因为邪祟的产生没有固定的时间和地点,也没有什么特别的征兆可以预知,所以不论是深山老林还是人口稠密的城市都随时可能出现邪祟作乱。
而玄清卫的作用很大一部分就是应付邪祟这种普通兵丁无法对付的邪恶存在。
邪祟的实力有着详细的划分,从一品就九品,品级越高实力越强。以沈浩现在炼气六重的实力正常情况下只能勉勉强强的对付一头二品邪祟,加上御雷符才有资格可以和三品邪祟一战。
其实除了御雷符之外玄清卫里还有很多可以对付邪祟的东西,比如说每个玄清卫都会配发的锦袍和雁脊刀,这两样看似普普通通的东西但却是经过特殊处理的法器,虽然低级但的确有效。

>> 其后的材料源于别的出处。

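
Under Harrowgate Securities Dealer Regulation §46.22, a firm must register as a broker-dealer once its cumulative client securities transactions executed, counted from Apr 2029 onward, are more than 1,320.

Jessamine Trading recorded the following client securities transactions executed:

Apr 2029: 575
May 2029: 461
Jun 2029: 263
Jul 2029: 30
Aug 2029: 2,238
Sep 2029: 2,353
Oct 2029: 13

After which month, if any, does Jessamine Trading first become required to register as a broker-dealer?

Through Apr 2029: 575
Through May 2029: 1,036
Through Jun 2029: 1,299
Through Jul 2029: 1,329 ← exceeds threshold

Jul 2029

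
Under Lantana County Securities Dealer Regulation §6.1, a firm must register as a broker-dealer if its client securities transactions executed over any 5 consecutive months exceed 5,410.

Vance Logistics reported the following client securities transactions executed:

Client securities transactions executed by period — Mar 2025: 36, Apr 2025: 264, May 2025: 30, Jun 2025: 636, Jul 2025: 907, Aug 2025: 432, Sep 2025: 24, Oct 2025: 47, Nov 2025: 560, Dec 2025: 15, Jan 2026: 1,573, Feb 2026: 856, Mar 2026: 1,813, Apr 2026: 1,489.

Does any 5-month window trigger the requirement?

Yes

Mar 2025–Jul 2025: 36 + 264 + 30 + 636 + 907 = 1,873 (under)
Apr 2025–Aug 2025: 264 + 30 + 636 + 907 + 432 = 2,269 (under)
May 2025–Sep 2025: 30 + 636 + 907 + 432 + 24 = 2,029 (under)
Jun 2025–Oct 2025: 636 + 907 + 432 + 24 + 47 = 2,046 (under)
Jul 2025–Nov 2025: 907 + 432 + 24 + 47 + 560 = 1,970 (under)
Aug 2025–Dec 2025: 432 + 24 + 47 + 560 + 15 = 1,078 (under)
Sep 2025–Jan 2026: 24 + 47 + 560 + 15 + 1,573 = 2,219 (under)
Oct 2025–Feb 2026: 47 + 560 + 15 + 1,573 + 856 = 3,051 (under)
Nov 2025–Mar 2026: 560 + 15 + 1,573 + 856 + 1,813 = 4,817 (under)
Dec 2025–Apr 2026: 15 + 1,573 + 856 + 1,813 + 1,489 = 5,746 (over)
At least one window exceeds 5,410.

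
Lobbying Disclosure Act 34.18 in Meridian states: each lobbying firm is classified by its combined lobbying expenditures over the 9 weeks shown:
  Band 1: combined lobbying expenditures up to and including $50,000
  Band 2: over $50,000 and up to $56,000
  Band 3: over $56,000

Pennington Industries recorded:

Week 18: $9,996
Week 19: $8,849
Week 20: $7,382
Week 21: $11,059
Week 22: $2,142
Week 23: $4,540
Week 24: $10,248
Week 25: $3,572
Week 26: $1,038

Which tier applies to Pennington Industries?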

再往上还有诸如“诛邪剑阵”、“五雷咒符”等等更厉害的手段,只不过以沈浩的身份和地位还没资格拿到而已。
所以对付邪祟玄清卫是有一套的。就好像猎人和野兽之间的关系,虽然有时候野兽也能反噬猎人,但绝大多数情况下猎人还是处于碾压般的优势地位。
但是......
邪门修士却大不同!
邪门修士首先同样也是修士,区别在于他们修行的法门大都是邪恶阴损的法门,甚至这种修行法门会对普通人的生存造成极为严重的侵害。

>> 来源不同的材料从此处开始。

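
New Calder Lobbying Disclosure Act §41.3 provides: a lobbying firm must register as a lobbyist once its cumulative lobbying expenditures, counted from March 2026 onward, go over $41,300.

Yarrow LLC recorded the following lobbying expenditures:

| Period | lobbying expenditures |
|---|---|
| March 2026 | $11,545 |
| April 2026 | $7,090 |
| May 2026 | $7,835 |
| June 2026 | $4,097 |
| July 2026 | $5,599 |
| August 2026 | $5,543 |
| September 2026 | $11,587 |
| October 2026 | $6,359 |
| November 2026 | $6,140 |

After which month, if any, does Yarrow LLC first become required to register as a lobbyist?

Through March 2026: $11,545
Through April 2026: $18,635
Through May 2026: $26,470
Through June 2026: $30,567
Through July 2026: $36,166
Through August 2026: $41,709 ← exceeds threshold

August 2026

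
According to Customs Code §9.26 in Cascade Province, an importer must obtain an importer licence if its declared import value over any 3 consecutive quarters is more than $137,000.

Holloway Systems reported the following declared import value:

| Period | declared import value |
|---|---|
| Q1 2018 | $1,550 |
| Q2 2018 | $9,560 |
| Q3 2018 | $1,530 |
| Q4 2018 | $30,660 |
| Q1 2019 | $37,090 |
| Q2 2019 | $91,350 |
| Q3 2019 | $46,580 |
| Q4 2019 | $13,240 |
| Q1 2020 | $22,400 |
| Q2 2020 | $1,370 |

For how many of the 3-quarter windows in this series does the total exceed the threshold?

3

Q1 2018–Q3 2018: $1,550 + $9,560 + $1,530 = $12,640 (under)
Q2 2018–Q4 2018: $9,560 + $1,530 + $30,660 = $41,750 (under)
Q3 2018–Q1 2019: $1,530 + $30,660 + $37,090 = $69,280 (under)
Q4 2018–Q2 2019: $30,660 + $37,090 + $91,350 = $159,100 (over)
Q1 2019–Q3 2019: $37,090 + $91,350 + $46,580 = $175,020 (over)
Q2 2019–Q4 2019: $91,350 + $46,580 + $13,240 = $151,170 (over)
Q3 2019–Q1 2020: $46,580 + $13,240 + $22,400 = $82,220 (under)
Q4 2019–Q2 2020: $13,240 + $22,400 + $1,370 = $37,010 (under)
3 windows exceed the threshold.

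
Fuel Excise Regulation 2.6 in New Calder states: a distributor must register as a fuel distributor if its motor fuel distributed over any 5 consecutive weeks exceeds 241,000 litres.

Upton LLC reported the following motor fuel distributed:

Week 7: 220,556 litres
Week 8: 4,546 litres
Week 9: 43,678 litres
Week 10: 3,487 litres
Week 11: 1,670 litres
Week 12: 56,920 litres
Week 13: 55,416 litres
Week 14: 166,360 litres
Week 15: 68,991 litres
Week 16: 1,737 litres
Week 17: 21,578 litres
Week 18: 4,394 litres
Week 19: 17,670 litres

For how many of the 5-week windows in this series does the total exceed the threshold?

6

Week 7–Week 11: 220,556 litres + 4,546 litres + 43,678 litres + 3,487 litres + 1,670 litres = 273,937 litres (over)
Week 8–Week 12: 4,546 litres + 43,678 litres + 3,487 litres + 1,670 litres + 56,920 litres = 110,301 litres (under)
Week 9–Week 13: 43,678 litres + 3,487 litres + 1,670 litres + 56,920 litres + 55,416 litres = 161,171 litres (under)
Week 10–Week 14: 3,487 litres + 1,670 litres + 56,920 litres + 55,416 litres + 166,360 litres = 283,853 litres (over)
Week 11–Week 15: 1,670 litres + 56,920 litres + 55,416 litres + 166,360 litres + 68,991 litres = 349,357 litres (over)
Week 12–Week 16: 56,920 litres + 55,416 litres + 166,360 litres + 68,991 litres + 1,737 litres = 349,424 litres (over)
Week 13–Week 17: 55,416 litres + 166,360 litres + 68,991 litres + 1,737 litres + 21,578 litres = 314,082 litres (over)
Week 14–Week 18: 166,360 litres + 68,991 litres + 1,737 litres + 21,578 litres + 4,394 litres = 263,060 litres (over)
Week 15–Week 19: 68,991 litres + 1,737 litres + 21,578 litres + 4,394 litres + 17,670 litres = 114,370 litres (under)
6 windows exceed the threshold.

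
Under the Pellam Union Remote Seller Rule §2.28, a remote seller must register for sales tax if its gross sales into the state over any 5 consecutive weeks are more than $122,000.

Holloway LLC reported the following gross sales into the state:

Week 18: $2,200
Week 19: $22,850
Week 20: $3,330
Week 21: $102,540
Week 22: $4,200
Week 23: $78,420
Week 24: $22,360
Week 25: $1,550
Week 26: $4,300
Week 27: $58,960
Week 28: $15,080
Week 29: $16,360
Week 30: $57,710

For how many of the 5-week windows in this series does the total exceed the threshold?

Week 18–Week 22: $2,200 + $22,850 + $3,330 + $102,540 + $4,200 = $135,120 (over)
Week 19–Week 23: $22,850 + $3,330 + $102,540 + $4,200 + $78,420 = $211,340 (over)
Week 20–Week 24: $3,330 + $102,540 + $4,200 + $78,420 + $22,360 = $210,850 (over)
Week 21–Week 25: $102,540 + $4,200 + $78,420 + $22,360 + $1,550 = $209,070 (over)
Week 22–Week 26: $4,200 + $78,420 + $22,360 + $1,550 + $4,300 = $110,830 (under)
Week 23–Week 27: $78,420 + $22,360 + $1,550 + $4,300 + $58,960 = $165,590 (over)
Week 24–Week 28: $22,360 + $1,550 + $4,300 + $58,960 + $15,080 = $102,250 (under)
Week 25–Week 29: $1,550 + $4,300 + $58,960 + $15,080 + $16,360 = $96,250 (under)
Week 26–Week 30: $4,300 + $58,960 + $15,080 + $16,360 + $57,710 = $152,410 (over)
6 windows exceed the threshold.

6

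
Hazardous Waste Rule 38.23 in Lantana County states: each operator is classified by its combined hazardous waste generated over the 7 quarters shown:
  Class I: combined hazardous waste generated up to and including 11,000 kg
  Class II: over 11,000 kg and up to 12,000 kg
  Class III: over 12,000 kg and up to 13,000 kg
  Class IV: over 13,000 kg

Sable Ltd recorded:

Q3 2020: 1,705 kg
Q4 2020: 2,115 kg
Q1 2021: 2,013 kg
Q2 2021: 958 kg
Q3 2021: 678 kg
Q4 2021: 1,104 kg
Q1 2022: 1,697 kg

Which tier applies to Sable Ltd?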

以之前王俭说过的“阴豆腐”为例,这玩意儿是用从人血中提炼出来的精血加上数种违禁材料炼制调配而成,其效果类似于小培元丹,只不过受众范围很小,只限于邪门修士使用,正常修士吃了要么神魂大损要么直接道基坍塌成为废人。
除了“阴豆腐”这种食用类的东西之外邪门修士也是有能力和手段可以制作法器和符咒的。控制邪祟的邪门阴符就是其中的一种。甚至邪门阴符的使用还有一个很庞大的流派。
所以和正常修士一样,除了本身的修为之外,邪门修士也可以获得其他的助力来提升自己的战斗能力,甚至还会使用一些阴谋诡计或明或暗的除掉威胁。

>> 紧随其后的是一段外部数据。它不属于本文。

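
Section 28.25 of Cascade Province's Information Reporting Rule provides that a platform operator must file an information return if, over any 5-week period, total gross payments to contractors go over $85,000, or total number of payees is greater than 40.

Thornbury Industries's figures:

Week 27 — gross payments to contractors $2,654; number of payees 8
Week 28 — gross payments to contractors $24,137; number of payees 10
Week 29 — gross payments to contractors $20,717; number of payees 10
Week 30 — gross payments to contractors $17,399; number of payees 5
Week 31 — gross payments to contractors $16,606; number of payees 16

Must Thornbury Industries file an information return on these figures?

Total gross payments to contractors: $2,654 + $24,137 + $20,717 + $17,399 + $16,606 = $81,513 (≤ $85,000).
Total number of payees: 8 + 10 + 10 + 5 + 16 = 49 (> 40).
The test is 'or': at least one threshold is exceeded.

Yes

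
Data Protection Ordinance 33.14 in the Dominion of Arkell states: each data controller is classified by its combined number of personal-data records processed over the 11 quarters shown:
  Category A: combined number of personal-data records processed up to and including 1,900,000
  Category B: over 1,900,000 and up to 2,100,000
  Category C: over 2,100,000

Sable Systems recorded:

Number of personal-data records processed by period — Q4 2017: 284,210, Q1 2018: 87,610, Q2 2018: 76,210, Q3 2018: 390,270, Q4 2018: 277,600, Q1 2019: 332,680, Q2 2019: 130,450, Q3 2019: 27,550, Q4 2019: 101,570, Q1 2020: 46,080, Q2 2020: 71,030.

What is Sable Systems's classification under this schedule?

Category A

Combined number of personal-data records processed: 284,210 + 87,610 + 76,210 + 390,270 + 277,600 + 332,680 + 130,450 + 27,550 + 101,570 + 46,080 + 71,030 = 1,825,260.
1,825,260 ≤ 1,900,000, so Category A applies.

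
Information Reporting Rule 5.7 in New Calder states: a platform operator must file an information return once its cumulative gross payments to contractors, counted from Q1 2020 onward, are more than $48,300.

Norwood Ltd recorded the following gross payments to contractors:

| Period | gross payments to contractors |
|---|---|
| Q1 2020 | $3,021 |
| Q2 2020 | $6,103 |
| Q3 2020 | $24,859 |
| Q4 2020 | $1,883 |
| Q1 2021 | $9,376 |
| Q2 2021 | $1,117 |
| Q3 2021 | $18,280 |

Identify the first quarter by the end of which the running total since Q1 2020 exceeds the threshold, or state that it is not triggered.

Q3 2021

Through Q1 2020: $3,021
Through Q2 2020: $9,124
Through Q3 2020: $33,983
Through Q4 2020: $35,866
Through Q1 2021: $45,242
Through Q2 2021: $46,359
Through Q3 2021: $64,639 ← exceeds threshold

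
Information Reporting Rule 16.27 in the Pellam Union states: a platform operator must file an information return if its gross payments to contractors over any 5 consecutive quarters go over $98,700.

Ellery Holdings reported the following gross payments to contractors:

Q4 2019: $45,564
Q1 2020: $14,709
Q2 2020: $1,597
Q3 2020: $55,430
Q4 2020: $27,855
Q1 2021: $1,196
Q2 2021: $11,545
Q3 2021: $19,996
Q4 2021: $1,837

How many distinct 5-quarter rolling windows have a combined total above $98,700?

Q4 2019–Q4 2020: $45,564 + $14,709 + $1,597 + $55,430 + $27,855 = $145,155 (over)
Q1 2020–Q1 2021: $14,709 + $1,597 + $55,430 + $27,855 + $1,196 = $100,787 (over)
Q2 2020–Q2 2021: $1,597 + $55,430 + $27,855 + $1,196 + $11,545 = $97,623 (under)
Q3 2020–Q3 2021: $55,430 + $27,855 + $1,196 + $11,545 + $19,996 = $116,022 (over)
Q4 2020–Q4 2021: $27,855 + $1,196 + $11,545 + $19,996 + $1,837 = $62,429 (under)
3 windows exceed the threshold.

3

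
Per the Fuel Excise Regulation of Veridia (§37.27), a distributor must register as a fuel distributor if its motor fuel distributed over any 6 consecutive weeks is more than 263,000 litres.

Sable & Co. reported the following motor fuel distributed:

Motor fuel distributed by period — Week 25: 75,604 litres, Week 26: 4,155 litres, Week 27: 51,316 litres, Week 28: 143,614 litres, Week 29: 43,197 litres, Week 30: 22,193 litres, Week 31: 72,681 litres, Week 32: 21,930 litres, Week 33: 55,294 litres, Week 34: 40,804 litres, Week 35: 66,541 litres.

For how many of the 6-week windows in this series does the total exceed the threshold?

5

Week 25–Week 30: 75,604 litres + 4,155 litres + 51,316 litres + 143,614 litres + 43,197 litres + 22,193 litres = 340,079 litres (over)
Week 26–Week 31: 4,155 litres + 51,316 litres + 143,614 litres + 43,197 litres + 22,193 litres + 72,681 litres = 337,156 litres (over)
Week 27–Week 32: 51,316 litres + 143,614 litres + 43,197 litres + 22,193 litres + 72,681 litres + 21,930 litres = 354,931 litres (over)
Week 28–Week 33: 143,614 litres + 43,197 litres + 22,193 litres + 72,681 litres + 21,930 litres + 55,294 litres = 358,909 litres (over)
Week 29–Week 34: 43,197 litres + 22,193 litres + 72,681 litres + 21,930 litres + 55,294 litres + 40,804 litres = 256,099 litres (under)
Week 30–Week 35: 22,193 litres + 72,681 litres + 21,930 litres + 55,294 litres + 40,804 litres + 66,541 litres = 279,443 litres (over)
5 windows exceed the threshold.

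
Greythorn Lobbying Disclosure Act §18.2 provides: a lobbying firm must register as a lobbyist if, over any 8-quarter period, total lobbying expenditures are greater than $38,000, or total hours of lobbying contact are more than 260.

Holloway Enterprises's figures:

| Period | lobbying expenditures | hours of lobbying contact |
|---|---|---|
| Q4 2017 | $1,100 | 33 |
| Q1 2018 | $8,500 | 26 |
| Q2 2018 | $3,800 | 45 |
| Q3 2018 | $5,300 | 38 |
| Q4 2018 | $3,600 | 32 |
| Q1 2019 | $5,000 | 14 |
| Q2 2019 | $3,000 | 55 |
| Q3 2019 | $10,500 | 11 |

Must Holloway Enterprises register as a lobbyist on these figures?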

在玄清卫里有这样一句话,说:和邪祟打交道是险象环生,和邪门修士打交道那是险死还生。
“怕了就对了。”
“啊?小旗说什么呢?我怎么会怕?”
“没什么不好意思承认的,面对邪门修士而感到害怕很正常,越是害怕越是应该知道小心谨慎。同时你也应该想到每一桩涉及邪门修士的案子可都是大案,你不是一直想侦破一起大案子长脸的吗?这次就是最好的机会。”
“小旗,我......”
“放心,你虽然没有第一时间就确定案子涉及到了邪门修士,但你的分析能力已经很不错了,这起案子还是会继续让你跟进的。不过你现在也要多加小心了。这个你拿着,以防万一。”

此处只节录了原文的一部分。